Bölüm 412 - Avlanma

avatar
13973 32

Against The God - Bölüm 412 - Avlanma


Çeviri: Useless Düzenleme: TURAN

 

"Aşırı Serap Yıldırımı... Bu hareket yeteneği başkasına transfer edilebilir mi?" Yun Che istekli bir şekilde sordu.

"Ahh..." Hua Minghai ifadesini durgunlaştırdı, ardından kafasını korku ve ıstırap ile salladı. "Üzgünüm, kurtarıcı. Benden ne istersen iste tereddüt etmem, ama sadece bu... Aşırı Serap Yıldırımı cennet tarafından klanıma bahşedilen bir hazine ve aynı zamanda başkasına asla aktarılmayan en büyük tabumuz."  

"Anladım." Yun Che başıyla onayladı. "Bir klanın kaynak tekniği orijinalde dışarı yayılmamalı. Kabalık ettim. Karına iyi bak."

Konuştuktan sonra Yun Che döndü ve hafif adımlarla ayrıldı.

"Kurtarıcı... Ben..." Hua Minghai, Yun Che'nin sırtına baktı, yüzü tamamen utanç ile doluyken dişlerini sıktı... Yun Che'nin ona yaptığı iyilik hiç şüphesiz gökyüzü kadar büyüktü. O, hayatı boyunca en çok istediği şeyi gerçekleştirmişti ancak bunu yapamazdı... O, bu kadar büyük bir iyilik şöyle dursun normal bir borcu bile her zaman ödeyen biriydi. Bu tür bir his kalbinin dayanılmaz bir acı çekmesine neden oluyordu.

"Üzme kendini." Yun Che konuştu. "Tüm gücünü şu an karına harcamalısın, önemsiz bir şey yüzünden kendinden geçmemelisin. Bir hayatı kurtarmak aynı zamanda günahlarımın kefareti olarak görülebilir. Eğer bana gerçekten borcunu ödemek istiyorsan sıkı çalışıp karının hızlı iyileşmesine yardımcı ol, böylece onu kurtarmam boşa olmaz."

Yun Che'nin sesi kesildiğinde, figürü çoktan gece karanlığında kaybolmuştu. Hua Minghai uzağa baktı, uzun süre ses çıkarmadı, yüzünde sanki bir şey hakkında yoğunca mücadele ediyormuş gibi karmaşık bir ifade vardı.

"İnsan hayatını ot gibi gören, tüm klanı gözünü kırpmadan katleden senin, kendin ile alakası olmayan birini kurtarmak için enerji harcayacağını asla düşünmezdim." Jasmine son derece kayıtsız bir ses tonuyla konuştu.

"Bu benin hala özümde iyi biri olduğumu kanıtlıyor, değil mi?

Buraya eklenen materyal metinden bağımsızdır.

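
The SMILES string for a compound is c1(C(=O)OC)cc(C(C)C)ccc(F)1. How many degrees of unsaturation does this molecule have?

5

Atom tally by fragment:
  benzene ring core → C:6 H:6
  (− 3 ring H displaced by substituents)
  + COOCH3 → C:2 H:3 O:2
  + CH(CH3)2 → C:3 H:7
  + F → F:1
Element totals:
  C: 11
  H: 13
  F: 1
  O: 2
Molecular formula: C11H13FO2.
DoU = (2C + 2 + N − H − X) / 2 = (2·11 + 2 + 0 − 13 − 1) / 2 = 5.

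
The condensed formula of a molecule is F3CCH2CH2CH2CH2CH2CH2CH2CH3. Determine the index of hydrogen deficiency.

0

Atom tally by fragment:
  F3CCH2 → C:2 H:2 F:3
  CH2 → C:1 H:2
  CH2 → C:1 H:2
  CH2 → C:1 H:2
  CH2 → C:1 H:2
  CH2 → C:1 H:2
  CH2 → C:1 H:2
  CH3 → C:1 H:3
Element totals:
  C: 9
  H: 17
  F: 3
Molecular formula: C9H17F3.
DoU = (2C + 2 + N − H − X) / 2 = (2·9 + 2 + 0 − 17 − 3) / 2 = 0.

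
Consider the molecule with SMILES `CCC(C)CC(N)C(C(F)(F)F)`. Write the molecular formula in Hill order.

C8H16F3N

Atom tally by fragment:
  CH3 → C:1 H:3
  CH2 → C:1 H:2
  CH(CH3) → C:2 H:4
  CH2 → C:1 H:2
  CH(NH2) → C:1 H:3 N:1
  CH2CF3 → C:2 H:2 F:3
Element totals:
  C: 8
  H: 16
  F: 3
  N: 1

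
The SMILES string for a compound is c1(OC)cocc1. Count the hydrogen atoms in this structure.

6

Atom tally by fragment:
  furan ring core → C:4 H:4 O:1
  (− 1 ring H displaced by substituents)
  + OCH3 → C:1 H:3 O:1
Element totals:
  C: 5
  H: 6
  O: 2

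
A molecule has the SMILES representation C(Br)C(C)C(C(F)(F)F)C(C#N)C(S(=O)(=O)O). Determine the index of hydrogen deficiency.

Atom tally by fragment:
  BrCH2 → C:1 H:2 Br:1
  CH(CH3) → C:2 H:4
  CH(CF3) → C:2 H:1 F:3
  CH(CN) → C:2 H:1 N:1
  CH2SO3H → C:1 H:3 S:1 O:3
Element totals:
  C: 8
  H: 11
  Br: 1
  F: 3
  N: 1
  O: 3
  S: 1
Molecular formula: C8H11BrF3NO3S.
DoU = (2C + 2 + N − H − X) / 2 = (2·8 + 2 + 1 − 11 − 4) / 2 = 2.

2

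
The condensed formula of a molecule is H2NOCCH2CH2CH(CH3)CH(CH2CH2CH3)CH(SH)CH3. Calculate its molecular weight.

Element totals:
  C: 11
  H: 23
  N: 1
  O: 1
  S: 1
Molecular formula: C11H23NOS.
  M = 11(12.011) + 23(1.008) + 14.007 + 15.999 + 32.06
    = 132.121 + 23.184 + 14.007 + 15.999 + 32.060 = 217.371

217.37 g/mol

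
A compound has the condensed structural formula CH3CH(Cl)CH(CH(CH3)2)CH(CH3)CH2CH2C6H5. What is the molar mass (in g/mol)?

252.83 g/mol

Element totals:
  C: 16
  H: 25
  Cl: 1
Molecular formula: C16H25Cl.
  M = 16(12.011) + 25(1.008) + 35.45
    = 192.176 + 25.200 + 35.450 = 252.826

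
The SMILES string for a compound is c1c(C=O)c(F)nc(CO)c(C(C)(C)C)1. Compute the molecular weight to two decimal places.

211.24 g/mol

Atom tally by fragment:
  pyridine ring core → C:5 H:5 N:1
  (− 4 ring H displaced by substituents)
  + CHO → C:1 H:1 O:1
  + F → F:1
  + CH2OH → C:1 H:3 O:1
  + C(CH3)3 → C:4 H:9
Element totals:
  C: 11
  H: 14
  F: 1
  N: 1
  O: 2
Molecular formula: C11H14FNO2.
  M = 11(12.011) + 14(1.008) + 18.998 + 14.007 + 2(15.999)
    = 132.121 + 14.112 + 18.998 + 14.007 + 31.998 = 211.236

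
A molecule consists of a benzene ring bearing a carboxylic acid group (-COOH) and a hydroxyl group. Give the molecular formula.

Atom tally by fragment:
  benzene ring core → C:6 H:6
  (− 2 ring H displaced by substituents)
  + COOH → C:1 H:1 O:2
  + OH → O:1 H:1
Element totals:
  C: 7
  H: 6
  O: 3

C7H6O3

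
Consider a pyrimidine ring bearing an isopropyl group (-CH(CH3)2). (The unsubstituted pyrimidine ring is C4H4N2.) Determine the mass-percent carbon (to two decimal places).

68.82%

Atom tally by fragment:
  pyrimidine ring core → C:4 H:4 N:2
  (− 1 ring H displaced by substituents)
  + CH(CH3)2 → C:3 H:7
Element totals:
  C: 7
  H: 10
  N: 2
Molecular formula: C7H10N2.
Molar mass = 122.171 g/mol.
Mass from C: 7 × 12.011 = 84.077 g/mol.
%C = 84.077 / 122.171 × 100 = 68.82%.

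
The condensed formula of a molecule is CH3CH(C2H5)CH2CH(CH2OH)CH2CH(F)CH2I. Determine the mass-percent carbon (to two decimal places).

39.75%

Atom tally by fragment:
  CH3 → C:1 H:3
  CH(C2H5) → C:3 H:6
  CH2 → C:1 H:2
  CH(CH2OH) → C:2 H:4 O:1
  CH2 → C:1 H:2
  CH(F) → C:1 H:1 F:1
  CH2I → C:1 H:2 I:1
Element totals:
  C: 10
  H: 20
  F: 1
  I: 1
  O: 1
Molecular formula: C10H20FIO.
Molar mass = 302.171 g/mol.
Mass from C: 10 × 12.011 = 120.110 g/mol.
%C = 120.110 / 302.171 × 100 = 39.75%.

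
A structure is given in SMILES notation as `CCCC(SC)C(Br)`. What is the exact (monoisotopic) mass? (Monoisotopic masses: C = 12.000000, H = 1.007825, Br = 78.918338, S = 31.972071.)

195.9921

Atom tally by fragment:
  CH3 → C:1 H:3
  CH2 → C:1 H:2
  CH2 → C:1 H:2
  CH(SCH3) → C:2 H:4 S:1
  CH2Br → C:1 H:2 Br:1
Element totals:
  C: 6
  H: 13
  Br: 1
  S: 1
Molecular formula: C6H13BrS.
  M = 6(12.0) + 13(1.007825) + 78.918338 + 31.972071
    = 72.000000 + 13.101725 + 78.918338 + 31.972071 = 195.992134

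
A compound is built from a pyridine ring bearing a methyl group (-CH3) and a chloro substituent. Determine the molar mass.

Atom tally by fragment:
  pyridine ring core → C:5 H:5 N:1
  (− 2 ring H displaced by substituents)
  + CH3 → C:1 H:3
  + Cl → Cl:1
Element totals:
  C: 6
  H: 6
  Cl: 1
  N: 1
Molecular formula: C6H6ClN.
  M = 6(12.011) + 6(1.008) + 35.45 + 14.007
    = 72.066 + 6.048 + 35.450 + 14.007 = 127.571

127.57 g/mol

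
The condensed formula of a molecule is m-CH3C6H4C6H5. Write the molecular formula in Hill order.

C13H12

Element totals:
  C: 13
  H: 12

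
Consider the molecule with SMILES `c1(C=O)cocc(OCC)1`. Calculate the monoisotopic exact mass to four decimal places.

Atom tally by fragment:
  furan ring core → C:4 H:4 O:1
  (− 2 ring H displaced by substituents)
  + CHO → C:1 H:1 O:1
  + OC2H5 → C:2 H:5 O:1
Element totals:
  C: 7
  H: 8
  O: 3
Molecular formula: C7H8O3.
  M = 7(12.0) + 8(1.007825) + 3(15.994915)
    = 84.000000 + 8.062600 + 47.984745 = 140.047345

140.0473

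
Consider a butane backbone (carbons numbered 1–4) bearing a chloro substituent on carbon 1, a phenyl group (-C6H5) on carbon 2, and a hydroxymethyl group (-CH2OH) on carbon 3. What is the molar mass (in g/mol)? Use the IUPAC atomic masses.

Atom tally by fragment:
  ClCH2 → C:1 H:2 Cl:1
  CH(C6H5) → C:7 H:6
  CH(CH2OH) → C:2 H:4 O:1
  CH3 → C:1 H:3
Element totals:
  C: 11
  H: 15
  Cl: 1
  O: 1
Molecular formula: C11H15ClO.
  M = 11(12.011) + 15(1.008) + 35.45 + 15.999
    = 132.121 + 15.120 + 35.450 + 15.999 = 198.690

198.69 g/mol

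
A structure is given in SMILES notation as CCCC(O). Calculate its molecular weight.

74.12 g/mol

Atom tally by fragment:
  CH3 → C:1 H:3
  CH2 → C:1 H:2
  CH2 → C:1 H:2
  CH2OH → C:1 H:3 O:1
Element totals:
  C: 4
  H: 10
  O: 1
Molecular formula: C4H10O.
  M = 4(12.011) + 10(1.008) + 15.999
    = 48.044 + 10.080 + 15.999 = 74.123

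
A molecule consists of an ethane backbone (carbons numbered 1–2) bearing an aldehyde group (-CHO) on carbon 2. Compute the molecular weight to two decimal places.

Atom tally by fragment:
  CH3 → C:1 H:3
  CH2CHO → C:2 H:3 O:1
Element totals:
  C: 3
  H: 6
  O: 1
Molecular formula: C3H6O.
  M = 3(12.011) + 6(1.008) + 15.999
    = 36.033 + 6.048 + 15.999 = 58.080

58.08 g/mol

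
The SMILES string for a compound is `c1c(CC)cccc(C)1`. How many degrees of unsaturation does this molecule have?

4

Atom tally by fragment:
  benzene ring core → C:6 H:6
  (− 2 ring H displaced by substituents)
  + C2H5 → C:2 H:5
  + CH3 → C:1 H:3
Element totals:
  C: 9
  H: 12
Molecular formula: C9H12.
DoU = (2C + 2 + N − H − X) / 2 = (2·9 + 2 + 0 − 12 − 0) / 2 = 4.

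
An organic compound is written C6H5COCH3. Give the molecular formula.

C8H8O

Element totals:
  C: 8
  H: 8
  O: 1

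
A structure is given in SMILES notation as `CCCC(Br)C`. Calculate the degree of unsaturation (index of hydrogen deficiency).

Atom tally by fragment:
  CH3 → C:1 H:3
  CH2 → C:1 H:2
  CH2 → C:1 H:2
  CH(Br) → C:1 H:1 Br:1
  CH3 → C:1 H:3
Element totals:
  C: 5
  H: 11
  Br: 1
Molecular formula: C5H11Br.
DoU = (2C + 2 + N − H − X) / 2 = (2·5 + 2 + 0 − 11 − 1) / 2 = 0.

0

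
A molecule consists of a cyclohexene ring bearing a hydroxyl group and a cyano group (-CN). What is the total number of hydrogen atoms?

9

Atom tally by fragment:
  cyclohexene ring core → C:6 H:10
  (− 2 ring H displaced by substituents)
  + OH → O:1 H:1
  + CN → C:1 N:1
Element totals:
  C: 7
  H: 9
  N: 1
  O: 1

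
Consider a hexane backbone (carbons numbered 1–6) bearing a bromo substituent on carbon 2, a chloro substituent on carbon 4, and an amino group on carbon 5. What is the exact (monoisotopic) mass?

Atom tally by fragment:
  CH3 → C:1 H:3
  CH(Br) → C:1 H:1 Br:1
  CH2 → C:1 H:2
  CH(Cl) → C:1 H:1 Cl:1
  CH(NH2) → C:1 H:3 N:1
  CH3 → C:1 H:3
Element totals:
  C: 6
  H: 13
  Br: 1
  Cl: 1
  N: 1
Molecular formula: C6H13BrClN.
  M = 6(12.0) + 13(1.007825) + 78.918338 + 34.968853 + 14.003074
    = 72.000000 + 13.101725 + 78.918338 + 34.968853 + 14.003074 = 212.991990

212.9920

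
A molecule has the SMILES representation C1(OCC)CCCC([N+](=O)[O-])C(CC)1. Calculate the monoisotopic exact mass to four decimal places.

201.1365

Atom tally by fragment:
  cyclohexane ring core → C:6 H:12
  (− 3 ring H displaced by substituents)
  + OC2H5 → C:2 H:5 O:1
  + NO2 → N:1 O:2
  + C2H5 → C:2 H:5
Element totals:
  C: 10
  H: 19
  N: 1
  O: 3
Molecular formula: C10H19NO3.
  M = 10(12.0) + 19(1.007825) + 14.003074 + 3(15.994915)
    = 120.000000 + 19.148675 + 14.003074 + 47.984745 = 201.136494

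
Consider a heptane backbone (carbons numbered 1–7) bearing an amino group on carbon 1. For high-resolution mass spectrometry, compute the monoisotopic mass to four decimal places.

115.1361

Atom tally by fragment:
  H2NCH2 → C:1 H:4 N:1
  CH2 → C:1 H:2
  CH2 → C:1 H:2
  CH2 → C:1 H:2
  CH2 → C:1 H:2
  CH2 → C:1 H:2
  CH3 → C:1 H:3
Element totals:
  C: 7
  H: 17
  N: 1
Molecular formula: C7H17N.
  M = 7(12.0) + 17(1.007825) + 14.003074
    = 84.000000 + 17.133025 + 14.003074 = 115.136099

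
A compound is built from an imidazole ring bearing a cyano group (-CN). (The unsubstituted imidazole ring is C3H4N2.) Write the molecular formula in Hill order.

C4H3N3

Atom tally by fragment:
  imidazole ring core → C:3 H:4 N:2
  (− 1 ring H displaced by substituents)
  + CN → C:1 N:1
Element totals:
  C: 4
  H: 3
  N: 3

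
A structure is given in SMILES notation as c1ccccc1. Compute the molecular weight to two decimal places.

Atom tally by fragment:
  benzene ring core → C:6 H:6
Element totals:
  C: 6
  H: 6
Molecular formula: C6H6.
  M = 6(12.011) + 6(1.008)
    = 72.066 + 6.048 = 78.114

78.11 g/mol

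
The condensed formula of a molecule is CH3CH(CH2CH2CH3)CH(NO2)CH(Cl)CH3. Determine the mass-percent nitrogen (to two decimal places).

7.23%

Element totals:
  C: 8
  H: 16
  Cl: 1
  N: 1
  O: 2
Molecular formula: C8H16ClNO2.
Molar mass = 193.671 g/mol.
Mass from N: 1 × 14.007 = 14.007 g/mol.
%N = 14.007 / 193.671 × 100 = 7.23%.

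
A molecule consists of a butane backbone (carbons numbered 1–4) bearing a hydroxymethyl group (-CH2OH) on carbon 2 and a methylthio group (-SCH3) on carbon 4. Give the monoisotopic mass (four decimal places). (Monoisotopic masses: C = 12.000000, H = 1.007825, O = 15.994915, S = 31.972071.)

134.0765

Atom tally by fragment:
  CH3 → C:1 H:3
  CH(CH2OH) → C:2 H:4 O:1
  CH2 → C:1 H:2
  CH2SCH3 → C:2 H:5 S:1
Element totals:
  C: 6
  H: 14
  O: 1
  S: 1
Molecular formula: C6H14OS.
  M = 6(12.0) + 14(1.007825) + 15.994915 + 31.972071
    = 72.000000 + 14.109550 + 15.994915 + 31.972071 = 134.076536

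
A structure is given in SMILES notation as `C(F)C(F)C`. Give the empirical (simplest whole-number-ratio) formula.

C3H6F2

Atom tally by fragment:
  FCH2 → C:1 H:2 F:1
  CH(F) → C:1 H:1 F:1
  CH3 → C:1 H:3
Element totals:
  C: 3
  H: 6
  F: 2
Molecular formula: C3H6F2.
gcd of subscripts (3, 2, 6) = 1, so the empirical formula equals the molecular formula.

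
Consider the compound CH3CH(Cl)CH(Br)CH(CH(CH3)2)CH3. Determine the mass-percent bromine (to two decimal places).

Element totals:
  C: 8
  H: 16
  Br: 1
  Cl: 1
Molecular formula: C8H16BrCl.
Molar mass = 227.570 g/mol.
Mass from Br: 1 × 79.904 = 79.904 g/mol.
%Br = 79.904 / 227.570 × 100 = 35.11%.

35.11%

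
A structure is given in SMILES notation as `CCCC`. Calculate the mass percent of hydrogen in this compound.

17.34%

Atom tally by fragment:
  CH3 → C:1 H:3
  CH2 → C:1 H:2
  CH2 → C:1 H:2
  CH3 → C:1 H:3
Element totals:
  C: 4
  H: 10
Molecular formula: C4H10.
Molar mass = 58.124 g/mol.
Mass from H: 10 × 1.008 = 10.080 g/mol.
%H = 10.080 / 58.124 × 100 = 17.34%.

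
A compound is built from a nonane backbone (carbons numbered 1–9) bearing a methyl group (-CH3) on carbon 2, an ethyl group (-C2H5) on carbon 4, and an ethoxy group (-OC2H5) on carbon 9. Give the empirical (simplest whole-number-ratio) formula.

Atom tally by fragment:
  CH3 → C:1 H:3
  CH(CH3) → C:2 H:4
  CH2 → C:1 H:2
  CH(C2H5) → C:3 H:6
  CH2 → C:1 H:2
  CH2 → C:1 H:2
  CH2 → C:1 H:2
  CH2 → C:1 H:2
  CH2OC2H5 → C:3 H:7 O:1
Element totals:
  C: 14
  H: 30
  O: 1
Molecular formula: C14H30O.
gcd of subscripts (14, 30, 1) = 1, so the empirical formula equals the molecular formula.

C14H30O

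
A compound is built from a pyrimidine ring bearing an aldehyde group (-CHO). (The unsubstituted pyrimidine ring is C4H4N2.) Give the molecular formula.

Atom tally by fragment:
  pyrimidine ring core → C:4 H:4 N:2
  (− 1 ring H displaced by substituents)
  + CHO → C:1 H:1 O:1
Element totals:
  C: 5
  H: 4
  N: 2
  O: 1

C5H4N2O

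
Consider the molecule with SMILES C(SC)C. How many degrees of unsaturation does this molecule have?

0

Atom tally by fragment:
  CH3SCH2 → C:2 H:5 S:1
  CH3 → C:1 H:3
Element totals:
  C: 3
  H: 8
  S: 1
Molecular formula: C3H8S.
DoU = (2C + 2 + N − H − X) / 2 = (2·3 + 2 + 0 − 8 − 0) / 2 = 0.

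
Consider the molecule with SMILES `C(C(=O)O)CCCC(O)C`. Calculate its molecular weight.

146.19 g/mol

Atom tally by fragment:
  HOOCCH2 → C:2 H:3 O:2
  CH2 → C:1 H:2
  CH2 → C:1 H:2
  CH2 → C:1 H:2
  CH(OH) → C:1 H:2 O:1
  CH3 → C:1 H:3
Element totals:
  C: 7
  H: 14
  O: 3
Molecular formula: C7H14O3.
  M = 7(12.011) + 14(1.008) + 3(15.999)
    = 84.077 + 14.112 + 47.997 = 146.186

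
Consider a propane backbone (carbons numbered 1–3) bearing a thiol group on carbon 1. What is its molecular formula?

Atom tally by fragment:
  HSCH2 → C:1 H:3 S:1
  CH2 → C:1 H:2
  CH3 → C:1 H:3
Element totals:
  C: 3
  H: 8
  S: 1

C3H8S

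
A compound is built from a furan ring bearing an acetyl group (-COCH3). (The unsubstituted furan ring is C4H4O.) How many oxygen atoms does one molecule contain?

Atom tally by fragment:
  furan ring core → C:4 H:4 O:1
  (− 1 ring H displaced by substituents)
  + COCH3 → C:2 H:3 O:1
Element totals:
  C: 6
  H: 6
  O: 2

2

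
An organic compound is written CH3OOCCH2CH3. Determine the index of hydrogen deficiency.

Atom tally by fragment:
  CH3OOCCH2 → C:3 H:5 O:2
  CH3 → C:1 H:3
Element totals:
  C: 4
  H: 8
  O: 2
Molecular formula: C4H8O2.
DoU = (2C + 2 + N − H − X) / 2 = (2·4 + 2 + 0 − 8 − 0) / 2 = 1.

1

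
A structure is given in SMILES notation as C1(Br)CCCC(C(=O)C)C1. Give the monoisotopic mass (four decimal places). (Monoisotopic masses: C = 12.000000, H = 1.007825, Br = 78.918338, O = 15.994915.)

204.0150

Atom tally by fragment:
  cyclohexane ring core → C:6 H:12
  (− 2 ring H displaced by substituents)
  + Br → Br:1
  + COCH3 → C:2 H:3 O:1
Element totals:
  C: 8
  H: 13
  Br: 1
  O: 1
Molecular formula: C8H13BrO.
  M = 8(12.0) + 13(1.007825) + 78.918338 + 15.994915
    = 96.000000 + 13.101725 + 78.918338 + 15.994915 = 204.014978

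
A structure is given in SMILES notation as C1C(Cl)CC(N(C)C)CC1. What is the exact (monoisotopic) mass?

161.0971

Atom tally by fragment:
  cyclohexane ring core → C:6 H:12
  (− 2 ring H displaced by substituents)
  + Cl → Cl:1
  + N(CH3)2 → N:1 C:2 H:6
Element totals:
  C: 8
  H: 16
  Cl: 1
  N: 1
Molecular formula: C8H16ClN.
  M = 8(12.0) + 16(1.007825) + 34.968853 + 14.003074
    = 96.000000 + 16.125200 + 34.968853 + 14.003074 = 161.097127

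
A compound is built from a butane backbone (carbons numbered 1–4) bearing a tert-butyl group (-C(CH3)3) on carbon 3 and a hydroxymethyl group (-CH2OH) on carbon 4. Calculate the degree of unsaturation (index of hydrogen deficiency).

0

Atom tally by fragment:
  CH3 → C:1 H:3
  CH2 → C:1 H:2
  CH(C(CH3)3) → C:5 H:10
  CH2CH2OH → C:2 H:5 O:1
Element totals:
  C: 9
  H: 20
  O: 1
Molecular formula: C9H20O.
DoU = (2C + 2 + N − H − X) / 2 = (2·9 + 2 + 0 − 20 − 0) / 2 = 0.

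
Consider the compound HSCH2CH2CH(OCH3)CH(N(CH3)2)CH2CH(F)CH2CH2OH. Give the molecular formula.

C11H24FNO2S

Atom tally by fragment:
  HSCH2 → C:1 H:3 S:1
  CH2 → C:1 H:2
  CH(OCH3) → C:2 H:4 O:1
  CH(N(CH3)2) → C:3 H:7 N:1
  CH2 → C:1 H:2
  CH(F) → C:1 H:1 F:1
  CH2 → C:1 H:2
  CH2OH → C:1 H:3 O:1
Element totals:
  C: 11
  H: 24
  F: 1
  N: 1
  O: 2
  S: 1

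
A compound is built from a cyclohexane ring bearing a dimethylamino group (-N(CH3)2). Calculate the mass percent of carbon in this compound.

Atom tally by fragment:
  cyclohexane ring core → C:6 H:12
  (− 1 ring H displaced by substituents)
  + N(CH3)2 → N:1 C:2 H:6
Element totals:
  C: 8
  H: 17
  N: 1
Molecular formula: C8H17N.
Molar mass = 127.231 g/mol.
Mass from C: 8 × 12.011 = 96.088 g/mol.
%C = 96.088 / 127.231 × 100 = 75.52%.

75.52%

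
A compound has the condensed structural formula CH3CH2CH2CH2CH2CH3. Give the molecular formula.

C6H14

Atom tally by fragment:
  CH3 → C:1 H:3
  CH2 → C:1 H:2
  CH2 → C:1 H:2
  CH2 → C:1 H:2
  CH2 → C:1 H:2
  CH3 → C:1 H:3
Element totals:
  C: 6
  H: 14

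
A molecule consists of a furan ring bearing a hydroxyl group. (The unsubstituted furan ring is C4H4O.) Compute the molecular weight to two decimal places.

Atom tally by fragment:
  furan ring core → C:4 H:4 O:1
  (− 1 ring H displaced by substituents)
  + OH → O:1 H:1
Element totals:
  C: 4
  H: 4
  O: 2
Molecular formula: C4H4O2.
  M = 4(12.011) + 4(1.008) + 2(15.999)
    = 48.044 + 4.032 + 31.998 = 84.074

84.07 g/mol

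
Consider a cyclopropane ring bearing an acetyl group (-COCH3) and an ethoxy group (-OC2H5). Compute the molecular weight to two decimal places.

128.17 g/mol

Atom tally by fragment:
  cyclopropane ring core → C:3 H:6
  (− 2 ring H displaced by substituents)
  + COCH3 → C:2 H:3 O:1
  + OC2H5 → C:2 H:5 O:1
Element totals:
  C: 7
  H: 12
  O: 2
Molecular formula: C7H12O2.
  M = 7(12.011) + 12(1.008) + 2(15.999)
    = 84.077 + 12.096 + 31.998 = 128.171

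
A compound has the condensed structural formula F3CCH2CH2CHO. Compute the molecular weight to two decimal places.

Atom tally by fragment:
  F3CCH2 → C:2 H:2 F:3
  CH2CHO → C:2 H:3 O:1
Element totals:
  C: 4
  H: 5
  F: 3
  O: 1
Molecular formula: C4H5F3O.
  M = 4(12.011) + 5(1.008) + 3(18.998) + 15.999
    = 48.044 + 5.040 + 56.994 + 15.999 = 126.077

126.08 g/mol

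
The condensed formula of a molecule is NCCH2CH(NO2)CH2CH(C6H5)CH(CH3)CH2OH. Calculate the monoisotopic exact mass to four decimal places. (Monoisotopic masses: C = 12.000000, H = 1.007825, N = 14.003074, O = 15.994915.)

262.1317

Element totals:
  C: 14
  H: 18
  N: 2
  O: 3
Molecular formula: C14H18N2O3.
  M = 14(12.0) + 18(1.007825) + 2(14.003074) + 3(15.994915)
    = 168.000000 + 18.140850 + 28.006148 + 47.984745 = 262.131743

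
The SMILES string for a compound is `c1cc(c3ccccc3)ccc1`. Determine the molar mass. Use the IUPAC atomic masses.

Atom tally by fragment:
  benzene ring core → C:6 H:6
  (− 1 ring H displaced by substituents)
  + C6H5 → C:6 H:5
Element totals:
  C: 12
  H: 10
Molecular formula: C12H10.
  M = 12(12.011) + 10(1.008)
    = 144.132 + 10.080 = 154.212

154.21 g/mol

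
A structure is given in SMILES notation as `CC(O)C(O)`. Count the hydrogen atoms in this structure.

8

Atom tally by fragment:
  CH3 → C:1 H:3
  CH(OH) → C:1 H:2 O:1
  CH2OH → C:1 H:3 O:1
Element totals:
  C: 3
  H: 8
  O: 2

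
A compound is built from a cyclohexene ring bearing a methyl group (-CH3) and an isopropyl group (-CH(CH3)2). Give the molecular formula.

C10H18

Atom tally by fragment:
  cyclohexene ring core → C:6 H:10
  (− 2 ring H displaced by substituents)
  + CH3 → C:1 H:3
  + CH(CH3)2 → C:3 H:7
Element totals:
  C: 10
  H: 18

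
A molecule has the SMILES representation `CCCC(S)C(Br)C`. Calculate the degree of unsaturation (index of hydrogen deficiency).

Atom tally by fragment:
  CH3 → C:1 H:3
  CH2 → C:1 H:2
  CH2 → C:1 H:2
  CH(SH) → C:1 H:2 S:1
  CH(Br) → C:1 H:1 Br:1
  CH3 → C:1 H:3
Element totals:
  C: 6
  H: 13
  Br: 1
  S: 1
Molecular formula: C6H13BrS.
DoU = (2C + 2 + N − H − X) / 2 = (2·6 + 2 + 0 − 13 − 1) / 2 = 0.

0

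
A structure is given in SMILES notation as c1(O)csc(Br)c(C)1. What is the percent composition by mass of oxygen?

8.29%

Atom tally by fragment:
  thiophene ring core → C:4 H:4 S:1
  (− 3 ring H displaced by substituents)
  + OH → O:1 H:1
  + Br → Br:1
  + CH3 → C:1 H:3
Element totals:
  C: 5
  H: 5
  Br: 1
  O: 1
  S: 1
Molecular formula: C5H5BrOS.
Molar mass = 193.058 g/mol.
Mass from O: 1 × 15.999 = 15.999 g/mol.
%O = 15.999 / 193.058 × 100 = 8.29%.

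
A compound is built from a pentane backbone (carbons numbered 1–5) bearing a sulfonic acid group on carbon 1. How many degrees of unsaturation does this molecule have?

0

Atom tally by fragment:
  HO3SCH2 → C:1 H:3 S:1 O:3
  CH2 → C:1 H:2
  CH2 → C:1 H:2
  CH2 → C:1 H:2
  CH3 → C:1 H:3
Element totals:
  C: 5
  H: 12
  O: 3
  S: 1
Molecular formula: C5H12O3S.
DoU = (2C + 2 + N − H − X) / 2 = (2·5 + 2 + 0 − 12 − 0) / 2 = 0.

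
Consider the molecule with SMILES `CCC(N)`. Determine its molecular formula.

C3H9N

Atom tally by fragment:
  CH3 → C:1 H:3
  CH2 → C:1 H:2
  CH2NH2 → C:1 H:4 N:1
Element totals:
  C: 3
  H: 9
  N: 1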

"…" Jasmine burnundan soludu.

Yun Che hana döndüğünde çoktan gecenin ortası olmuştu. Kapı ağzından içeri girmek için kapıyı iteceği sırada eli aniden dururken kaşlarını çattı. Bedenindeki tüm sinirler anında gerildi.

Çünkü açıkça odada başka biri vardı!

Odada gizlenen kişinin üstün bir gizlenme yeteneği vardı, eğer manevi hisleri yerine sadece kaynak gücünü kullansaydı onun varlığını fark etmesi imkansız olacaktı... O kişinin varlığını algıladığında, hemen arkasından tüyler ürpertici bir his geldi. Bu tür bir his ona, içerideki kişinin güçlü olmasının yanı sıra onu öldürmek için burada olduğunu açıkça belirtiyordu.

"Çabuk, kaç! O, İmparator Kaynak Alemi’nin sekizinci seviyesinde! Çoktan seni fark etti!"

Jasmine'nin hızlı uyarısının altında, Yun Che hiç düşünmeden Yıldız Tanrısı’nın Kırık Gölgesi’ni kullanıp handan çıktı.

Crash!

Arkadan kavurucu rüzgar dalgasıyla birlikte kapı ve duvarın tamamen kırılma sesi geldi... Bu tür kavurucu bir his açıkça... Anka Alevi idi!

İlahi Anka Tarikatı’ndan birisi!

Yun Che'nin kalbi ağırlaştı... Neden Anka Tarikatı’ndan biriydi? Ve bu öldürme arzusu açıkça onu mezara sokmak istiyordu... O... Feng Xichen olabilir miydi?!

Yun Che'nin kalbi döndü... Görünüşe göre Düşen Alev Tüccar Loncası’nda güpe gündüz Anka Alevi’ni kullanması ve yanlışlıkla İlahi Anka Tarikatı üyesi sanılması çoktan İlahi Anka Tarikatı’nın kulağına gitmişti. Onlar bu ipucuyu kullanarak nerede yaşadığını bulmuşlardı.

Yun Che o zaman çok tedbirsizdi. Hua Minghai tarafından takip edildiği için bilinçsizce ana noktayı unutmuştu... İlahi Anka Şehri içinde İlahi Anka Tarikatı casusları her yerdeydi!

Yun Che'nin hızı açıkça İmparator Kaynak Alemi’nin son seviyelerindeki birinin hızına denk değildi. On nefesten daha kısa sürede aralarında sadece altmış metre kalmıştı. Şiddetli bir Anka Alevi dalgası ona doğru geldi.

RIIIP!!

Gece göğünde şiddetle tutuşan Anka Alevleri özellikle ışıldıyordu. Yun Che hızlıca sıyrılarak Anka Alevlerinden kaçındı. Ardından, durup arkasını dönerken kalbi sertleşti... Onu takip eden kişi takibini durdurdu, çünkü onun gözünde zavallı avı basitçe kavrayışından kaçamazdı.

"Kimsin sen?" Yun Che çatık kaşları ile sordu.

Karşı tarafın bakışları, bedenini süpürdü, ardından soğukça güldü. "Senin gerçekten Anka kaynak gücü auran var. Sen gerçekten söylentilerdeki piçsin... Yun Che. Bu kadar erken gelmeni asla beklemezdim."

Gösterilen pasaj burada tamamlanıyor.